Эйден неопределённо хмыкнул. Только сейчас рассмотрев, на груди парня, сквозь потёки и блеск засаленного вамса, неясным пятном проступала чёрная львиная голова. Герб ордена святого Лайонела. Он смотрел недолго, почти сразу отвёл глаза. Снова вспомнив, почему опасался этого знака.

Людей вокруг стало больше, потом страшно много, так, что сидя — моря было не разглядеть, но заполночь народ стал расходиться, веранда, уже давно поблекшая в прохладной темноте, снова вздохнула свободно. Крики, песни, ругань выпивох стихали. Волны приятно и монотонно шумели, набегая на волнорез. Эйден с Тилхамином успели поговорить о многом, о лайонелитах, о Лиге, о странствиях, опасностях и красотах пути, о женщинах и торговле, и о торговле женщинами, и, разумеется, о пиве.

— Когда факелы гаснут, знаешь, о чём я думаю? — Пивовар меланхолично разглядывал струйку дыма, поднимающуюся от обугленного древка. — О ценах на грёбаные факелы, конечно. Смола, масло, свечи, даже лучины — всё, что только может давать свет, стоит, как куски самого солнца, в этом алчном городишке ростовщиков и спекулянтов. А ещё, думаю о времени. Которое отмерено той или иной свечке.

— Не поверишь, буквально каждая попойка заканчивается именно так.

— Почему же — не поверю? У вас в Уилфолке тоже дорогие свечи.

— И короткие.

— О-о да…

— А откуда ты сам, Тилхамин? По лицу не понять, загорелый или смуглый. Черты неопределённые… да и нос явно был иной формы. Напоминаешь леммасийца, но имя дахабское. И бирнийским владеешь, как родным.

— Гадай-гадай. Всё одно не скажу. Да и сам не вполне понимаю. Отец был не того племени, что мать. А заглянуть в рода на семь колен мне уж точно не светит. Хах… опять про свет. Свечи.

— Тебе случалось убивать, Тилхамин?

— О-о… — трактирщик закатил глаза, пьяно улыбаясь, — буквально каждая попойка заканчивается именно так. — Передразнил он, довольно успешно подражая голосу Эйдена. — Кто не убивал? Нет смысла беспокоиться об этом. Не больше, чем о факелах, масле или смоле.
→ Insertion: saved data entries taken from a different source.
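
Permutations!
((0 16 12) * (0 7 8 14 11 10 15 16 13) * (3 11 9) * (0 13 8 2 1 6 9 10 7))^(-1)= ((0 8 14 10 15 16 12)(1 6 9 3 11 7 2))^(-1)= (0 12 16 15 10 14 8)(1 2 7 11 3 9 6)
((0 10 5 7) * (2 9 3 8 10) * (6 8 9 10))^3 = ((0 2 10 5 7)(3 9)(6 8))^3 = (0 5 2 7 10)(3 9)(6 8)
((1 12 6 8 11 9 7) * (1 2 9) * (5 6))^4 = ((1 12 5 6 8 11)(2 9 7))^4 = (1 8 5)(2 9 7)(6 12 11)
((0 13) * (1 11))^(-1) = (0 13)(1 11)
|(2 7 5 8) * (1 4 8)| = 6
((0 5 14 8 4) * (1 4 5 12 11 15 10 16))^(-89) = ((0 12 11 15 10 16 1 4)(5 14 8))^(-89) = (0 4 1 16 10 15 11 12)(5 14 8)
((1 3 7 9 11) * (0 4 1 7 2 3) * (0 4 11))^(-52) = ((0 11 7 9)(1 4)(2 3))^(-52) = (11)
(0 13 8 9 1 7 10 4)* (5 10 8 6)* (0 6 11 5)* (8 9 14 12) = (0 13 11 5 10 4 6)(1 7 9)(8 14 12) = [13, 7, 2, 3, 6, 10, 0, 9, 14, 1, 4, 5, 8, 11, 12]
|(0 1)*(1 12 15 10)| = |(0 12 15 10 1)| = 5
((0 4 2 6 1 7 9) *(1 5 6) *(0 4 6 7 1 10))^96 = (10)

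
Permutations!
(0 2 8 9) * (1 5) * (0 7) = (0 2 8 9 7)(1 5) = [2, 5, 8, 3, 4, 1, 6, 0, 9, 7]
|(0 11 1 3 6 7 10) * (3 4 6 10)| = 8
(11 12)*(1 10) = (1 10)(11 12) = [0, 10, 2, 3, 4, 5, 6, 7, 8, 9, 1, 12, 11]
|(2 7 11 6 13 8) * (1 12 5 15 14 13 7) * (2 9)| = 9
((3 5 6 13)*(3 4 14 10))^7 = (14)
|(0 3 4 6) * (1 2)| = 4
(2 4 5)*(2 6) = [0, 1, 4, 3, 5, 6, 2] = (2 4 5 6)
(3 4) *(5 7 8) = (3 4)(5 7 8) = [0, 1, 2, 4, 3, 7, 6, 8, 5]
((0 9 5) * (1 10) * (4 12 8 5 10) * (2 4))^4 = (0 2 5 1 8 10 12 9 4)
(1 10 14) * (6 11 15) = (1 10 14)(6 11 15) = [0, 10, 2, 3, 4, 5, 11, 7, 8, 9, 14, 15, 12, 13, 1, 6]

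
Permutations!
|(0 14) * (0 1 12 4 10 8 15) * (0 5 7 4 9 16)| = 6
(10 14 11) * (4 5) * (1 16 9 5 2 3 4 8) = (1 16 9 5 8)(2 3 4)(10 14 11) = [0, 16, 3, 4, 2, 8, 6, 7, 1, 5, 14, 10, 12, 13, 11, 15, 9]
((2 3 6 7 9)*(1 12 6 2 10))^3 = (1 7)(2 3)(6 10)(9 12)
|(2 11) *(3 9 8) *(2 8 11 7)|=4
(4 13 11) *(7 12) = (4 13 11)(7 12) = [0, 1, 2, 3, 13, 5, 6, 12, 8, 9, 10, 4, 7, 11]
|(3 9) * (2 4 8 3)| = 5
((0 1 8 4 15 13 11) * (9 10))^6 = ((0 1 8 4 15 13 11)(9 10))^6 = (0 11 13 15 4 8 1)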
Но все так и норовят вывернуть свою чёрную душу, своими грязными руками, как только выпьют достаточно моего золотого пива.
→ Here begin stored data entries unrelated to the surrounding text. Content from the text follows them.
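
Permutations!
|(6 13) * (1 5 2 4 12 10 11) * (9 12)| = 8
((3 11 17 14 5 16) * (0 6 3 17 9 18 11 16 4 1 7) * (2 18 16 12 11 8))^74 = (0 5 9 6 4 16 3 1 17 12 7 14 11)(2 8 18)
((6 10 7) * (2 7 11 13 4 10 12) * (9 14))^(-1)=((2 7 6 12)(4 10 11 13)(9 14))^(-1)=(2 12 6 7)(4 13 11 10)(9 14)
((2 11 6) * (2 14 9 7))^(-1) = (2 7 9 14 6 11)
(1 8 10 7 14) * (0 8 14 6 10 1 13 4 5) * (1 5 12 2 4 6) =[8, 14, 4, 3, 12, 0, 10, 1, 5, 9, 7, 11, 2, 6, 13] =(0 8 5)(1 14 13 6 10 7)(2 4 12)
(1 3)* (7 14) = (1 3)(7 14) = [0, 3, 2, 1, 4, 5, 6, 14, 8, 9, 10, 11, 12, 13, 7]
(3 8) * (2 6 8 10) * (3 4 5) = (2 6 8 4 5 3 10) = [0, 1, 6, 10, 5, 3, 8, 7, 4, 9, 2]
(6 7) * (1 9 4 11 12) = (1 9 4 11 12)(6 7) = [0, 9, 2, 3, 11, 5, 7, 6, 8, 4, 10, 12, 1]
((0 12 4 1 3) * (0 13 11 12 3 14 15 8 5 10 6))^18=(0 4 5 13 14 6 12 8 3 1 10 11 15)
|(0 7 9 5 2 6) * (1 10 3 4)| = 12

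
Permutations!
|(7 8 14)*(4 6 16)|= 3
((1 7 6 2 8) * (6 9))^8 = ((1 7 9 6 2 8))^8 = (1 9 2)(6 8 7)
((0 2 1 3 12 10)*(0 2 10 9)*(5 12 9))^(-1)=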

— И то не случайно. — Нараспев, с натянутой усмешкой протянул Эйден, похрустывая пальцами. — Ведь эти «все» пьют постоянно. А выпив — лезут грязными руками чего-то там кому-то выворачивать.
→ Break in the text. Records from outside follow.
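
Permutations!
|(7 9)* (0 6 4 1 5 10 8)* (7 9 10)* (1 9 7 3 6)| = 10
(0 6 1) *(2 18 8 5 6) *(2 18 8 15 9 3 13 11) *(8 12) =[18, 0, 12, 13, 4, 6, 1, 7, 5, 3, 10, 2, 8, 11, 14, 9, 16, 17, 15] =(0 18 15 9 3 13 11 2 12 8 5 6 1)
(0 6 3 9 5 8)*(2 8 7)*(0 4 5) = (0 6 3 9)(2 8 4 5 7) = [6, 1, 8, 9, 5, 7, 3, 2, 4, 0]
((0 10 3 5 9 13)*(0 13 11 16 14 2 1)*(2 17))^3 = ((0 10 3 5 9 11 16 14 17 2 1))^3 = (0 5 16 2 10 9 14 1 3 11 17)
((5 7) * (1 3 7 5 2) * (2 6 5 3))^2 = ((1 2)(3 7 6 5))^2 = (3 6)(5 7)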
Сейчас он практически слышал скрип ступеней в другой, такой знакомой таверне «Под головой лося». Слышал скрип койки во втором этаже, и где-то поблизости — приглушённые стоны, крики Кэндис. Ещё немного — и услышал бы скрежет выбиваемой двери. Но вовремя очнулся, сглотнул, отыскал глазами другого задержавшегося пьянчугу, который шатался взад-вперёд на рассохшемся стуле, монотонно скрипя.

— Чушь! — Возмутился пивовар. — Выпивка — дар богов! Как добрая лошадь, металл или колесо. Иной раз какой-нибудь дурак угодит под телегу, а потом всю жизнь смердит на паперти, выставляя на обозрение кривые культи и проклиная судьбу. Но виновата ведь не телега, не лошадь и даже не кучер. Виноват дурак, что не смог уследить за обеими ногами сразу. Кто-то не может уследить за женой, у другого не держится хер в штанах, а дикари-сардийцы, чуть-что случись, хватаются за нож. Люди творят много всякого, весёлого и не слишком, трахаются и режут друг друга, бросаются за горизонт, вплавь или бегом, но выпивка, пусть и всегда неподалёку, не толкает, не тянет никого и никуда. Она лишь поддерживает, ласково раздувая в человеке, да и в женщине, то, что уже тлеет внутри. Не поднятый парус не надуть, дружище.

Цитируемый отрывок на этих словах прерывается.